Edinburgh, UK-based Axios said it had taken the decision to withdraw from the certification scheme to avoid confusion caused by its position as both a certified company and an IT service management software vendor.
Axios was awarded BS15000 certification in February following an audit by KPMG, becoming the first company to be certified against the standard, which is based on the IT Infrastructure Library (ITIL) and is designed to promote an integrated set of processes for the effective management and delivery of IT services to meet business requirements.

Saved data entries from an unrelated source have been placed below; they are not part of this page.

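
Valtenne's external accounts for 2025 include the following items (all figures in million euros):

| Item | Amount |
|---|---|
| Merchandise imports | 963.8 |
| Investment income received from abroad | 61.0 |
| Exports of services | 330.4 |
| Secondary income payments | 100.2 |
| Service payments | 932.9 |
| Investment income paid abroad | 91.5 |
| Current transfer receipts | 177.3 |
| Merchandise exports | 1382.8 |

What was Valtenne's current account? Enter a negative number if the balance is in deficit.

Goods balance = 1382.8 - 963.8 = 419.0
Services balance = 330.4 - 932.9 = -602.5
Trade balance (goods + services) = 419.0 + (-602.5) = -183.5
Net primary income = 61.0 - 91.5 = -30.5
Net secondary income = 177.3 - 100.2 = 77.1
Current account = -183.5 + (-30.5) + 77.1 = -136.9

-136.9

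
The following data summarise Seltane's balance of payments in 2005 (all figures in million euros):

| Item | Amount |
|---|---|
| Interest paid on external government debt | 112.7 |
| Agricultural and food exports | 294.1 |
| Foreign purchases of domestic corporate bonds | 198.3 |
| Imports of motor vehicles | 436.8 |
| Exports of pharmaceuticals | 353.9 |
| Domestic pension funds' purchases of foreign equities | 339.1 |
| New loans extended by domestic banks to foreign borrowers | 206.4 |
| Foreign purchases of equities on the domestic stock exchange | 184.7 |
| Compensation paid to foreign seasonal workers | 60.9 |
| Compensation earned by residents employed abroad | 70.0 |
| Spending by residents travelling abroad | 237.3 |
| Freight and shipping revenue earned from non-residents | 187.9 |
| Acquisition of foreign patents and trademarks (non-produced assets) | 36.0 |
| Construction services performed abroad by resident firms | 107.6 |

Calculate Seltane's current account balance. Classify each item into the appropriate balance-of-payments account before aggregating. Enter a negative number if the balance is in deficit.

Goods: 294.1 + 353.9 - 436.8 = 211.2
Services: 187.9 - 237.3 + 107.6 = 58.2
Primary income: 70.0 - 60.9 - 112.7 = -103.6
Current account = 211.2 + 58.2 + (-103.6) = 165.8
(Excluded from the current account — financial account: foreign purchases of domestic corporate bonds 198.3, domestic pension funds' purchases of foreign equities 339.1, new loans extended by domestic banks to foreign borrowers 206.4, foreign purchases of equities on the domestic stock exchange 184.7; capital account: acquisition of foreign patents and trademarks (non-produced assets) 36.0.)

165.8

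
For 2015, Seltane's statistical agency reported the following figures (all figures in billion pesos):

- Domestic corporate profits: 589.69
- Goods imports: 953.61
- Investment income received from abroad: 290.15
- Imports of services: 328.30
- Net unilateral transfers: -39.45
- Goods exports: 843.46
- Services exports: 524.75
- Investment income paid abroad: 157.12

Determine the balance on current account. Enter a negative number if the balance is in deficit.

Goods balance = 843.46 - 953.61 = -110.15
Services balance = 524.75 - 328.30 = 196.45
Trade balance (goods + services) = -110.15 + 196.45 = 86.30
Net primary income = 290.15 - 157.12 = 133.03
Net secondary income = -39.45
Current account = 86.30 + 133.03 + (-39.45) = 179.88

179.88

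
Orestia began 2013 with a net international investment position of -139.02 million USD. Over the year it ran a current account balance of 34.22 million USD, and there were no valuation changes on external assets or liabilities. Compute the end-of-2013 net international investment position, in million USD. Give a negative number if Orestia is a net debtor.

With no valuation effects, change in NIIP = current account = 34.22
End-of-year NIIP = -139.02 + 34.22 = -104.80

-104.80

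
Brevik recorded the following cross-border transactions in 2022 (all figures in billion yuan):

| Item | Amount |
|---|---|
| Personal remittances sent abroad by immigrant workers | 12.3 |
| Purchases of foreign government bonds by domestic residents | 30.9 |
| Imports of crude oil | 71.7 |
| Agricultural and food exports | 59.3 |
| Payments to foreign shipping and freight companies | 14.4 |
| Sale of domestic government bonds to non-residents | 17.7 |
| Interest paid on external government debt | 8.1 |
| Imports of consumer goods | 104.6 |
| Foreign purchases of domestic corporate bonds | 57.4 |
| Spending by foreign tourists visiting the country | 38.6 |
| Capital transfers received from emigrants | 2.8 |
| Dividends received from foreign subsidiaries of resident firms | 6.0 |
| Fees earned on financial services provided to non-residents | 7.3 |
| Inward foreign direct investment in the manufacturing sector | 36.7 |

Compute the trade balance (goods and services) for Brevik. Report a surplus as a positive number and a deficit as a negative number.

Goods: 59.3 - 104.6 - 71.7 = -117.0
Services: 38.6 - 14.4 + 7.3 = 31.5
Trade balance = -117.0 + 31.5 = -85.5
(Excluded from the trade balance — secondary income: personal remittances sent abroad by immigrant workers 12.3; financial account: purchases of foreign government bonds by domestic residents 30.9, sale of domestic government bonds to non-residents 17.7, foreign purchases of domestic corporate bonds 57.4, inward foreign direct investment in the manufacturing sector 36.7; primary income: interest paid on external government debt 8.1, dividends received from foreign subsidiaries of resident firms 6.0; capital account: capital transfers received from emigrants 2.8.)

-85.5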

That sparked confusion among the industry as to whether Axios’s internal processes had been certified or its assyst help desk and IT service management software solution. The answer was the former but clearly the company’s internal use of assyst helped it achieve that certification, and the company’s understandable marketing of that fact did not help to reduce the uncertainty.

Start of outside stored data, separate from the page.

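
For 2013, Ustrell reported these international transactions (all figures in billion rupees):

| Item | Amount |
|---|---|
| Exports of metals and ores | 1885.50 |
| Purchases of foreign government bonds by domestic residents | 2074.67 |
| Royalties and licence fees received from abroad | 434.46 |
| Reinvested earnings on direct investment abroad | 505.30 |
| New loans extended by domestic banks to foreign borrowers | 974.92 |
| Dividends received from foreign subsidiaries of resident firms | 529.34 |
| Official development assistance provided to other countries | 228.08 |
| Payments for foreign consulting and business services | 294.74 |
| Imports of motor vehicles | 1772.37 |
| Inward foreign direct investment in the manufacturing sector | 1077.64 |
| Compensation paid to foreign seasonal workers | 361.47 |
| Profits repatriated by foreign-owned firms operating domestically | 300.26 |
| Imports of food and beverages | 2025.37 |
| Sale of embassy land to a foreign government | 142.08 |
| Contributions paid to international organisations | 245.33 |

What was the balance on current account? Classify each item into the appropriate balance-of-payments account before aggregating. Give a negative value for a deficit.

Goods: 1885.50 - 2025.37 - 1772.37 = -1912.24
Services: 434.46 - 294.74 = 139.72
Primary income: -361.47 + 505.30 - 300.26 + 529.34 = 372.91
Secondary income: -245.33 - 228.08 = -473.41
Current account = (-1912.24) + 139.72 + 372.91 + (-473.41) = -1873.02
(Excluded from the current account — financial account: purchases of foreign government bonds by domestic residents 2074.67, new loans extended by domestic banks to foreign borrowers 974.92, inward foreign direct investment in the manufacturing sector 1077.64; capital account: sale of embassy land to a foreign government 142.08.)

-1873.02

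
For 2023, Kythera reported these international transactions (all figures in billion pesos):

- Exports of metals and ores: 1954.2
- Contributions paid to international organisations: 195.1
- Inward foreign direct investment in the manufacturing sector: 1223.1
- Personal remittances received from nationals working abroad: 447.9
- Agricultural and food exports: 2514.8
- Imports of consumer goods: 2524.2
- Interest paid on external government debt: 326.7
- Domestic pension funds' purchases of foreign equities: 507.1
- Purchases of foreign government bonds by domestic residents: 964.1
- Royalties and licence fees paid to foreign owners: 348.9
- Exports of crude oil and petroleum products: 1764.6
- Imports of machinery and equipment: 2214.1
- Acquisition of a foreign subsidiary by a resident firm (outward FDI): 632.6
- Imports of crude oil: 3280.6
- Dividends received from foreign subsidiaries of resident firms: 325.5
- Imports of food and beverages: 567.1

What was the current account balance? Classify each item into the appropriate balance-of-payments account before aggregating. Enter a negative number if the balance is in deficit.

-2449.7

Goods: -567.1 + 2514.8 - 2524.2 + 1764.6 + 1954.2 - 3280.6 - 2214.1 = -2352.4
Services: -348.9
Primary income: -326.7 + 325.5 = -1.2
Secondary income: -195.1 + 447.9 = 252.8
Current account = (-2352.4) + (-348.9) + (-1.2) + 252.8 = -2449.7
(Excluded from the current account — financial account: inward foreign direct investment in the manufacturing sector 1223.1, domestic pension funds' purchases of foreign equities 507.1, purchases of foreign government bonds by domestic residents 964.1, acquisition of a foreign subsidiary by a resident firm (outward FDI) 632.6.)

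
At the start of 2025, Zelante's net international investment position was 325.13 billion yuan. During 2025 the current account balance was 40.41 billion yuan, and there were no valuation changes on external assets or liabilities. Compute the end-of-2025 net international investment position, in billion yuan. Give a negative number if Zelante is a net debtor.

365.54

With no valuation effects, change in NIIP = current account = 40.41
End-of-year NIIP = 325.13 + 40.41 = 365.54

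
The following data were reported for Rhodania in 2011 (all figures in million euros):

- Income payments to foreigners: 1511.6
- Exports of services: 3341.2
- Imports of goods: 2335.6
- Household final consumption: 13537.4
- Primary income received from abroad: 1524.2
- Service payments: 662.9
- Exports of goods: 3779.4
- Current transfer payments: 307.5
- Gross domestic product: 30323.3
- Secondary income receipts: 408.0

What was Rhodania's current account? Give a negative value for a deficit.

4235.2

Goods balance = 3779.4 - 2335.6 = 1443.8
Services balance = 3341.2 - 662.9 = 2678.3
Trade balance (goods + services) = 1443.8 + 2678.3 = 4122.1
Net primary income = 1524.2 - 1511.6 = 12.6
Net secondary income = 408.0 - 307.5 = 100.5
Current account = 4122.1 + 12.6 + 100.5 = 4235.2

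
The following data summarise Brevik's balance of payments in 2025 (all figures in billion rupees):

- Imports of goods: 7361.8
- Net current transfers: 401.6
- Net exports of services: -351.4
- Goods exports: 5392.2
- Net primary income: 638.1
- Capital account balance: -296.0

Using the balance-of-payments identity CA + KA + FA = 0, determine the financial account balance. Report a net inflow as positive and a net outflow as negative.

Goods balance = 5392.2 - 7361.8 = -1969.6
Services balance = -351.4
Trade balance (goods + services) = -1969.6 + (-351.4) = -2321.0
Net primary income = 638.1
Net secondary income = 401.6
Current account = -2321.0 + 638.1 + 401.6 = -1281.3
Financial account = -(-1281.3 + (-296.0)) = 1577.3

1577.3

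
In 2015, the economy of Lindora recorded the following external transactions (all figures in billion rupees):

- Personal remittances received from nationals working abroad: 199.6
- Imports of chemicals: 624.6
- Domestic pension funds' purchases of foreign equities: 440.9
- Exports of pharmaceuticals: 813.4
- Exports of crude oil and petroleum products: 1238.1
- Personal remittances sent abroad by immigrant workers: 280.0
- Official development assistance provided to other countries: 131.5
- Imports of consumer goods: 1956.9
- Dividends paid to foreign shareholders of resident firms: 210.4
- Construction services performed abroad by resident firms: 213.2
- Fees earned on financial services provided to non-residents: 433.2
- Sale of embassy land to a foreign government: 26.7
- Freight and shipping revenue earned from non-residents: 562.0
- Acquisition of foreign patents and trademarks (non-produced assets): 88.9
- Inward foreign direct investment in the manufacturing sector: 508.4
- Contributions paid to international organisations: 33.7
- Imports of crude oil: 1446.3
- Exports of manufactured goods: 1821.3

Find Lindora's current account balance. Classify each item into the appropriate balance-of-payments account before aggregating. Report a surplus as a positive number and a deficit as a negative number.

Goods: 1238.1 - 624.6 + 1821.3 - 1446.3 - 1956.9 + 813.4 = -155.0
Services: 562.0 + 433.2 + 213.2 = 1208.4
Primary income: -210.4
Secondary income: 199.6 - 280.0 - 131.5 - 33.7 = -245.6
Current account = (-155.0) + 1208.4 + (-210.4) + (-245.6) = 597.4
(Excluded from the current account — financial account: domestic pension funds' purchases of foreign equities 440.9, inward foreign direct investment in the manufacturing sector 508.4; capital account: sale of embassy land to a foreign government 26.7, acquisition of foreign patents and trademarks (non-produced assets) 88.9.)

597.4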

In order to clear up any confusion the company has decided to withdraw from the certification scheme. The discord which has arisen within the ITSM community surrounding the scheme and our position in it has led us to conclude that the most responsible action we can take is to unilaterally resign our accreditation in order to restore industry harmony, said managing director, Tasos Symeonides, in a statement.
The company’s BS15000 project director, Brian Kerr, told ComputerWire that Axios’s withdrawal should give a clear indication to other IT service management product and service vendors that products will not be accredited in their own right.
Axios will continue to support both the itSMF and BS15000, Kerr said, indicated by its recent support for the launch of the Australian equivalent, AS8018, and will continue to follow the BS1500 standard to show that it practices what it preaches.